Он окликнул доктора, и тот, поставив на траву лейку, направился к заборчику. Тут они и встретились — каждый на своей стороне. Заборчик был обоим до пояса и не мешал разговору.

— Гуляете? — спросил доктор. — Ну, в добрый час!

— Это, собственно, время покажет, — сказал Покровский. — Как постелят так и спать будут… А я, собственно, хотел спросить… крыша-то как?

— Дождя давно не было, — сказал доктор. — И не похоже, что скоро будет…

— Вы насчет этого не сомневайтесь, — заверил Покровский. — Мы с Женькой все законопатили и толь постелили, и шифер, и сверху еще камушек. Так что течь не должна…

Они оба уже знали, к чему клонится разговор, и доктор даже пошарил в кармане пижамных штанов, ища деньги.

— Что, Михалыч, не хватило? — спросил он. — Сколько вам дать?

— Мне, собственно, трешки хватит, — с достоинством сказал Покровский. — Через два дня отдам, вы не сомневайтесь…

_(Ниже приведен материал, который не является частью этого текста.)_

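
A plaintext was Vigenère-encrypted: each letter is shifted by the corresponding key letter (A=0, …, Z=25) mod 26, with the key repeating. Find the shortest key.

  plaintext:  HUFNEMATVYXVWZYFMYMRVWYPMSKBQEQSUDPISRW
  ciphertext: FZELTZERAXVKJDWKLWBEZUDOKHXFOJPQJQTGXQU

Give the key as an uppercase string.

YFZYPNE

  i= 0: F-H = 24 → Y
  i= 1: Z-U =  5 → F
  i= 2: E-F = 25 → Z
  i= 3: L-N = 24 → Y
  i= 4: T-E = 15 → P
  i= 5: Z-M = 13 → N
  i= 6: E-A =  4 → E
  i= 7: R-T = 24 → Y
  i= 8: A-V =  5 → F
  i= 9: X-Y = 25 → Z
  i=10: V-X = 24 → Y
  i=11: K-V = 15 → P
  i=12: J-W = 13 → N
  i=13: D-Z =  4 → E
  i=14: W-Y = 24 → Y
  i=15: K-F =  5 → F
  i=16: L-M = 25 → Z
  i=17: W-Y = 24 → Y
  i=18: B-M = 15 → P
  i=19: E-R = 13 → N
  i=20: Z-V =  4 → E
  i=21: U-W = 24 → Y
  i=22: D-Y =  5 → F
  i=23: O-P = 25 → Z
  i=24: K-M = 24 → Y
  i=25: H-S = 15 → P
  i=26: X-K = 13 → N
  i=27: F-B =  4 → E
  i=28: O-Q = 24 → Y
  i=29: J-E =  5 → F
  i=30: P-Q = 25 → Z
  i=31: Q-S = 24 → Y
  i=32: J-U = 15 → P
  i=33: Q-D = 13 → N
  i=34: T-P =  4 → E
  i=35: G-I = 24 → Y
  i=36: X-S =  5 → F
  i=37: Q-R = 25 → Z
  i=38: U-W = 24 → Y
  shifts repeat with period 7: YFZYPNE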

— Бога ради, — сказал доктор. Он был рад, что трешка нашлась в кармане и не пришлось идти за ней в дом. — Бога ради!..

Доктор Редькин уважал Покровского и часто говорил, что у соседа золотые руки. Руки у Покровского и правда были золотые, да и голова неплохо соображала. Но руки его ценились в поселке особенно, потому что в последнее время соображающих стало больше, а мастеров на все руки — раз и обчелся. Покровский же был и слесарем, и плотником, и монтером, и кровельщиком, и маляром… Умел он и еще многое, в том числе был шофером и лихо водил свой инвалидный «Запорожец», пройдя курсы и освоив ручное управление. Приходилось шоферить ему и в армии, но тогда ездил он без прав, а, как сам он говорит, «символически».

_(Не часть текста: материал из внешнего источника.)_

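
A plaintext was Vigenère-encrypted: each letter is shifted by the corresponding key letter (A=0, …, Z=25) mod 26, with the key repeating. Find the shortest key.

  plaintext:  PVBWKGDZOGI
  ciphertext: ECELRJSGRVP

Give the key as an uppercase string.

  i= 0: E-P = 15 → P
  i= 1: C-V =  7 → H
  i= 2: E-B =  3 → D
  i= 3: L-W = 15 → P
  i= 4: R-K =  7 → H
  i= 5: J-G =  3 → D
  i= 6: S-D = 15 → P
  i= 7: G-Z =  7 → H
  i= 8: R-O =  3 → D
  i= 9: V-G = 15 → P
  i=10: P-I =  7 → H
  shifts repeat with period 3: PHD

PHD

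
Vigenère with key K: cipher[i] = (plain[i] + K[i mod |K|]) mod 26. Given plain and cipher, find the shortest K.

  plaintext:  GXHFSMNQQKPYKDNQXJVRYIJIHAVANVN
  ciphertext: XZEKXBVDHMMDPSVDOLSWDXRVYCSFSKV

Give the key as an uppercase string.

  i= 0: X-G = 17 → R
  i= 1: Z-X =  2 → C
  i= 2: E-H = 23 → X
  i= 3: K-F =  5 → F
  i= 4: X-S =  5 → F
  i= 5: B-M = 15 → P
  i= 6: V-N =  8 → I
  i= 7: D-Q = 13 → N
  i= 8: H-Q = 17 → R
  i= 9: M-K =  2 → C
  i=10: M-P = 23 → X
  i=11: D-Y =  5 → F
  i=12: P-K =  5 → F
  i=13: S-D = 15 → P
  i=14: V-N =  8 → I
  i=15: D-Q = 13 → N
  i=16: O-X = 17 → R
  i=17: L-J =  2 → C
  i=18: S-V = 23 → X
  i=19: W-R =  5 → F
  i=20: D-Y =  5 → F
  i=21: X-I = 15 → P
  i=22: R-J =  8 → I
  i=23: V-I = 13 → N
  i=24: Y-H = 17 → R
  i=25: C-A =  2 → C
  i=26: S-V = 23 → X
  i=27: F-A =  5 → F
  i=28: S-N =  5 → F
  i=29: K-V = 15 → P
  i=30: V-N =  8 → I
  shifts repeat with period 8: RCXFFPIN

RCXFFPIN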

Покровский заковылял к поселковому ларьку. Когда он спешил, то хромал сильнее, переваливаясь с ноги на ногу. Он шел по тихой вечерней улице, поросшей травой, и гармошка, не смолкавшая в его доме, догоняла его…

…Я б никогда-а не полю-би-ла-а, Но как на свете без любви прожить.

Он шел, негромко подпевая. Рябины уже рдели вдоль дороги, на рябину был урожай. Играли дети, и женщины судачили в конце улицы. Может быть, о его Ларисе и ее новом счастье. В ларьке было все: и мыло, и спички, и масло, — но продавец Тоня сразу догадалась, зачем он пришел.

— Не хватило? — спросила она, доставая с полки бутылку. — Широко гуляете, Петр Михайлович.

— Случай, собственно, такой, — сказал Покровский.

Тоня знала, что он выдает дочь по второму разу. Тоня же еще не успела выйти и по первому, хотя была бойкая, черноглазая и в Ларисиных годах. Замуж Тоня не торопилась, кокетничала со всеми равно — с мальчишками и стариками, и даже женщинам хотела нравиться. Но женщины ее не любили.

— Геройский мужик, — сказала Тоня. — На троих детей идет и еще троих сделает. Молодец.

Неясно было, одобряет она его или осуждает.

— Ну, это их, собственно, дело, — сказал Покровский.

Возвращаясь на свою улицу, он думал о том, что дождя не было слишком давно, даже земля потрескалась, и, конечно, надо бы сегодня полить в саду. Года три назад тоже стояла сушь, но пораньше, в июне, и все ждали дождя, а кончилось дело градом. Такого градобития он еще в жизни не видел. Будто там, наверху, самосвал со льдом опрокинули на поселок. Случилось в полдень, а еще утром другого дня дотаивали ледяшки на побитых грядках. Все пропало в тот год, град позабивал в землю грибы, как гвозди, а яблони долго болели, и каждое яблоко было с метинкой, как с подбитой скулой.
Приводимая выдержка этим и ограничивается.